Waiting...and celebrating
An adoptive parent's reflections on what it means to celebrate.
We have just received a letter from our local family court, inviting us to attend what used to be called the celebration hearing. It’s now been strangely re-named to something else. I’m sure there’s a reason for this, but it’s not a reason I know.
This event marks the point when my husband and I will be given our son’s adoption certificate, and probably a whole bundle of other paperwork. Given this is our first adoption, I’m sketchy on the details, but from what I’ve heard, this informal visit to the courtroom will be a happy occasion for us and all involved and we get to take lots of photos to commemorate this significant day in our little boy’s life.
By the time this day rolls around, it will have been more than a year since our son came home, and given that we filed our paperwork very quickly after the ten-week threshold (the length of time a child has to live with prospective adoptive parents before they can request to make it official), it has been quite a wait.
This is after a very long wait to get to our initial approval panel, and then another even longer one to find our son and be officially matched with him.
All in all, it will have been nearly four years since we made the decision to adopt.
As I look back now on all the waiting, I can justify our wait for panel and our wait for a match (which I wrote about here) because I know that those months meant that we were eventually brought together with our little boy, who is actually the most incredible child I have ever met. I am daily overjoyed and overwhelmed that I have the ridiculous privilege of being his mummy.
Not that knowing this negates in any way the stress and emotion of that period of waiting. It was agonising at times. It was frustrating, it was exhausting, and there were points when it was very tempting to give up and walk away. If you’re in that waiting place, knowing that God has called you to foster or adopt but being limited by circumstances way beyond your control, my heart goes out to you. It is so hard.

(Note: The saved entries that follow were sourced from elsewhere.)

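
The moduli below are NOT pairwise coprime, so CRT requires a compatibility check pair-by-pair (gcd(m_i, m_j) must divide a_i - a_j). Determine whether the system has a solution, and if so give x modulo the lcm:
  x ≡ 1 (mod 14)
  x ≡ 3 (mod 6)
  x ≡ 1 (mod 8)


Moduli 14, 6, 8 are not pairwise coprime, so CRT works modulo lcm(m_i) when all pairwise compatibility conditions hold.
Pairwise compatibility: gcd(m_i, m_j) must divide a_i - a_j for every pair.
Merge one congruence at a time:
  Start: x ≡ 1 (mod 14).
  Combine with x ≡ 3 (mod 6): gcd(14, 6) = 2; 3 - 1 = 2, which IS divisible by 2, so compatible.
    Write x = 1 + 14·t and substitute into x ≡ 3 (mod 6): 14·t ≡ 3 − 1 = 2 (mod 6).
    Divide the congruence (and modulus) by g = 2: 7·t ≡ 1 (mod 3).
    Reduce coefficients mod 3: 1·t ≡ 1 (mod 3).
    So t ≡ 1 (mod 3).
    Then x = 1 + 14·1 = 15, valid modulo lcm(14, 6) = 42: x ≡ 15 (mod 42).
  Combine with x ≡ 1 (mod 8): gcd(42, 8) = 2; 1 - 15 = -14, which IS divisible by 2, so compatible.
    Write x = 15 + 42·t and substitute into x ≡ 1 (mod 8): 42·t ≡ 1 − 15 = -14 (mod 8).
    Divide the congruence (and modulus) by g = 2: 21·t ≡ -7 (mod 4).
    Reduce coefficients mod 4: 1·t ≡ 1 (mod 4).
    So t ≡ 1 (mod 4).
    Then x = 15 + 42·1 = 57, valid modulo lcm(42, 8) = 168: x ≡ 57 (mod 168).
Verify: 57 mod 14 = 1, 57 mod 6 = 3, 57 mod 8 = 1.

x ≡ 57 (mod 168).


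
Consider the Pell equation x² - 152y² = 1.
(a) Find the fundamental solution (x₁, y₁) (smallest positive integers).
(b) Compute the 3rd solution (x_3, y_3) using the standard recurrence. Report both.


Step 1: Find the fundamental solution (x₁, y₁) of x² - 152y² = 1.
  Expand √152 as a continued fraction. a₀ = ⌊√152⌋ = 12; iterate m_{k+1} = d_k·a_k − m_k, d_{k+1} = (152 − m_{k+1}²)/d_k, a_{k+1} = ⌊(a₀ + m_{k+1})/d_{k+1}⌋ (starting m₀ = 0, d₀ = 1), with convergents p_k = a_k·p_{k-1} + p_{k-2}, q_k = a_k·q_{k-1} + q_{k-2} (p₋₁ = 1, q₋₁ = 0):
  k = 0: a₀ = 12; p₀/q₀ = 12/1; p₀² − 152·q₀² = 144 − 152 = -8.
  k = 1: m = 12, d = 8, a = ⌊(12 + 12)/8⌋ = 3; p/q = (3·12 + 1)/(3·1 + 0) = 37/3; p² − 152·q² = 1369 − 1368 = 1.
  The first convergent with p² − 152·q² = 1 gives the fundamental solution (x₁, y₁) = (37, 3).
Step 2: Apply the recurrence (x_{n+1}, y_{n+1}) = (x₁x_n + 152y₁y_n, x₁y_n + y₁x_n) repeatedly.
  From (x_1, y_1) = (37, 3): x_2 = 37·37 + 152·3·3 = 2737; y_2 = 37·3 + 3·37 = 222.
  From (x_2, y_2) = (2737, 222): x_3 = 37·2737 + 152·3·222 = 202501; y_3 = 37·222 + 3·2737 = 16425.
Step 3: Verify x_3² - 152·y_3² = 41006655001 - 41006655000 = 1 (should be 1). ✓

(x_1, y_1) = (37, 3); (x_3, y_3) = (202501, 16425).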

But, honestly? This last bit of waiting has been harder.
There’s a whole heap of reasons why this bit has gone on so long, some of them clerical, some of them personal. It’s never been about his placement with us, and amazingly, he is really settled and has been blissfully unaware of these months of waiting – thankfully.
All the way through, I have longed for the day when we would eventually be told that the waiting is over. It came a couple of weeks ago, when we got a phone call from our lovely social worker explaining that the paperwork was signed and we would soon get a letter inviting us to collect it from court. And yet, even though we had been aching to receive that call, when it came, I struggled to find it in me to celebrate.

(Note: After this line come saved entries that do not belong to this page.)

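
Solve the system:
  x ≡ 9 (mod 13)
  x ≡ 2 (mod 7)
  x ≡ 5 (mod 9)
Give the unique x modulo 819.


Moduli 13, 7, 9 are pairwise coprime; by CRT there is a unique solution modulo M = 13 · 7 · 9 = 819.
Solve pairwise, accumulating the modulus:
  Start with x ≡ 9 (mod 13).
  Combine with x ≡ 2 (mod 7): since gcd(13, 7) = 1, we get a unique residue mod 91.
    Write x = 9 + 13·t and substitute into x ≡ 2 (mod 7): 13·t ≡ 2 − 9 = -7 (mod 7).
    Reduce coefficients mod 7: 6·t ≡ 0 (mod 7).
    The inverse of 6 mod 7 is 6 (since 6·6 = 36 = 5·7 + 1), so t ≡ 6·0 = 0 ≡ 0 (mod 7).
    Then x = 9 + 13·0 = 9, valid modulo lcm(13, 7) = 91: x ≡ 9 (mod 91).
  Combine with x ≡ 5 (mod 9): since gcd(91, 9) = 1, we get a unique residue mod 819.
    Write x = 9 + 91·t and substitute into x ≡ 5 (mod 9): 91·t ≡ 5 − 9 = -4 (mod 9).
    Reduce coefficients mod 9: 1·t ≡ 5 (mod 9).
    So t ≡ 5 (mod 9).
    Then x = 9 + 91·5 = 464, valid modulo lcm(91, 9) = 819: x ≡ 464 (mod 819).
Verify: 464 mod 13 = 9 ✓, 464 mod 7 = 2 ✓, 464 mod 9 = 5 ✓.

x ≡ 464 (mod 819).


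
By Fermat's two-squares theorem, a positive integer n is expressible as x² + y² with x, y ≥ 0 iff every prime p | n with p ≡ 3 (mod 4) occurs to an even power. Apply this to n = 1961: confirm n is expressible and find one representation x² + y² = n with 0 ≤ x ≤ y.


Step 1: Factor n = 1961 = 37 · 53.
Step 2: Check the mod-4 condition on each prime factor: 37 ≡ 1 (mod 4), exponent 1; 53 ≡ 1 (mod 4), exponent 1.
All primes ≡ 3 (mod 4) appear to even exponent (or don't appear), so by the two-squares theorem n IS expressible as a sum of two squares.
Step 3: Build a representation. Here n = 37 · 53 is a product of primes ≡ 1 (mod 4). Each prime p ≡ 1 (mod 4) is itself a sum of two squares; find a² by testing p − a² for a perfect square:
  37: 37 − 1² = 36 = 6² ⇒ 37 = 1² + 6².
  53: 53 − 1² = 52, 53 − 2² = 49 = 7² ⇒ 53 = 2² + 7².
  Combine using the Brahmagupta–Fibonacci identity (a² + b²)(c² + d²) = (ac − bd)² + (ad + bc)² = (ac + bd)² + (ad − bc)²:
  37 · 53 = 1961: from (1² + 6²)(2² + 7²), take (1·2 − 6·7, 1·7 + 6·2) = (2 − 42, 7 + 12) = (-40, 19); dropping signs (only squares matter) gives (40, 19); check 40² + 19² = 1600 + 361 = 1961 ✓.
Step 4: Order so x ≤ y and verify: 19² + 40² = 361 + 1600 = 1961 = n. ✓

n = 1961 = 19² + 40² (one valid representation with x ≤ y).


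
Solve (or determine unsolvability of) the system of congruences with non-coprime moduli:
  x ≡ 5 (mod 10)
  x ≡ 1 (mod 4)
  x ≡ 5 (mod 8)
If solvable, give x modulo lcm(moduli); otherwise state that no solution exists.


Moduli 10, 4, 8 are not pairwise coprime, so CRT works modulo lcm(m_i) when all pairwise compatibility conditions hold.
Pairwise compatibility: gcd(m_i, m_j) must divide a_i - a_j for every pair.
Merge one congruence at a time:
  Start: x ≡ 5 (mod 10).
  Combine with x ≡ 1 (mod 4): gcd(10, 4) = 2; 1 - 5 = -4, which IS divisible by 2, so compatible.
    Write x = 5 + 10·t and substitute into x ≡ 1 (mod 4): 10·t ≡ 1 − 5 = -4 (mod 4).
    Divide the congruence (and modulus) by g = 2: 5·t ≡ -2 (mod 2).
    Reduce coefficients mod 2: 1·t ≡ 0 (mod 2).
    So t ≡ 0 (mod 2).
    Then x = 5 + 10·0 = 5, valid modulo lcm(10, 4) = 20: x ≡ 5 (mod 20).
  Combine with x ≡ 5 (mod 8): gcd(20, 8) = 4; 5 - 5 = 0, which IS divisible by 4, so compatible.
    Write x = 5 + 20·t and substitute into x ≡ 5 (mod 8): 20·t ≡ 5 − 5 = 0 (mod 8).
    Divide the congruence (and modulus) by g = 4: 5·t ≡ 0 (mod 2).
    Reduce coefficients mod 2: 1·t ≡ 0 (mod 2).
    So t ≡ 0 (mod 2).
    Then x = 5 + 20·0 = 5, valid modulo lcm(20, 8) = 40: x ≡ 5 (mod 40).
Verify: 5 mod 10 = 5, 5 mod 4 = 1, 5 mod 8 = 5.

x ≡ 5 (mod 40).


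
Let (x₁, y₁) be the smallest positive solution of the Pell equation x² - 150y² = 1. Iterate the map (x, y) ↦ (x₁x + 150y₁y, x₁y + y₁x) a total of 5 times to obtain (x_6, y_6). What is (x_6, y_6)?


Step 1: Find the fundamental solution (x₁, y₁) of x² - 150y² = 1.
  Expand √150 as a continued fraction. a₀ = ⌊√150⌋ = 12; iterate m_{k+1} = d_k·a_k − m_k, d_{k+1} = (150 − m_{k+1}²)/d_k, a_{k+1} = ⌊(a₀ + m_{k+1})/d_{k+1}⌋ (starting m₀ = 0, d₀ = 1), with convergents p_k = a_k·p_{k-1} + p_{k-2}, q_k = a_k·q_{k-1} + q_{k-2} (p₋₁ = 1, q₋₁ = 0):
  k = 0: a₀ = 12; p₀/q₀ = 12/1; p₀² − 150·q₀² = 144 − 150 = -6.
  k = 1: m = 12, d = 6, a = ⌊(12 + 12)/6⌋ = 4; p/q = (4·12 + 1)/(4·1 + 0) = 49/4; p² − 150·q² = 2401 − 2400 = 1.
  The first convergent with p² − 150·q² = 1 gives the fundamental solution (x₁, y₁) = (49, 4).
Step 2: Apply the recurrence (x_{n+1}, y_{n+1}) = (x₁x_n + 150y₁y_n, x₁y_n + y₁x_n) repeatedly.
  From (x_1, y_1) = (49, 4): x_2 = 49·49 + 150·4·4 = 4801; y_2 = 49·4 + 4·49 = 392.
  From (x_2, y_2) = (4801, 392): x_3 = 49·4801 + 150·4·392 = 470449; y_3 = 49·392 + 4·4801 = 38412.
  From (x_3, y_3) = (470449, 38412): x_4 = 49·470449 + 150·4·38412 = 46099201; y_4 = 49·38412 + 4·470449 = 3763984.
  From (x_4, y_4) = (46099201, 3763984): x_5 = 49·46099201 + 150·4·3763984 = 4517251249; y_5 = 49·3763984 + 4·46099201 = 368832020.
  From (x_5, y_5) = (4517251249, 368832020): x_6 = 49·4517251249 + 150·4·368832020 = 442644523201; y_6 = 49·368832020 + 4·4517251249 = 36141773976.
Step 3: Verify x_6² - 150·y_6² = 195934173919840627286401 - 195934173919840627286400 = 1 (should be 1). ✓

(x_1, y_1) = (49, 4); (x_6, y_6) = (442644523201, 36141773976).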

I felt relief, certainly, and my love for my son is as all-consuming as it ever was, but the happiness was tinged with sadness, pain, and a little bit of guilt.
Later that day I chatted with my wonderful best friend (who also happens to be an amazing foster carer), and she asked me about how I was feeling. I struggled to sum it up but she got it. Because the thing is, with fostering and adoption there is no such thing as an unqualified celebration.
Because our joy was – and is – someone else’s loss.
And it’s not just the loss of birth family members I’ve never met, even though that’s important, but it’s my son’s loss as well. As much as I am ecstatic that I get to be his forever and always, and I wholly believe that God has brought our family together, this was never meant to be his Plan A.
I’m honestly ok with this idea. Of course I don’t feel good about it, because it emphasises his loss and the separation and trauma he has experienced, and will continue to experience throughout his life. But I’m ok with it for me.
I would love to live in a world where adoptive parents and foster carers were no longer needed, but unfortunately I don’t, and I think part of being an adoptive parent or a foster carer is reconciling ourselves with the fact we are starting from and operating within a broken situation. Trying to restore something, trying to put some of the pieces back together.
But, ultimately, there will always be loss and there will always be separation.
This is why it’s really hard to hear people say my son is so lucky. I absolutely understand the sentiment and I appreciate the kind intentions with which it is said, but it’s just not true. No child should have to experience such a trauma. They all deserve a perfect Plan A.
I remember grappling with this on Mother’s Day and I so appreciated this article that captured some of that emotion. I adored my card covered in scribbled felt tip, and I was very happy that the day neatly coincided with the release of a much-awaited DVD that I gladly added to my collection, but I was also relieved that for us the weekend happened to contain an important family birthday and the focus was much more on that.
So perhaps I do understand why it’s no longer called a celebration hearing*.
Although, we will of course be celebrating and thanking God that our son has a secure and settled future, and that we have the immense privilege of sharing this with him.
But amidst this precious time there will remain a shard of sadness, because it’s always there. And even though we are done with this period of waiting and all the associated anxieties, that doesn’t mean the road ahead will be without concern. All we can do is keep walking along it, holding his hand, hoping and praying and doing whatever we can to help him find his way onward.
[*I don’t at all actually, it’s just a neat way of linking back to my opening paragraph.]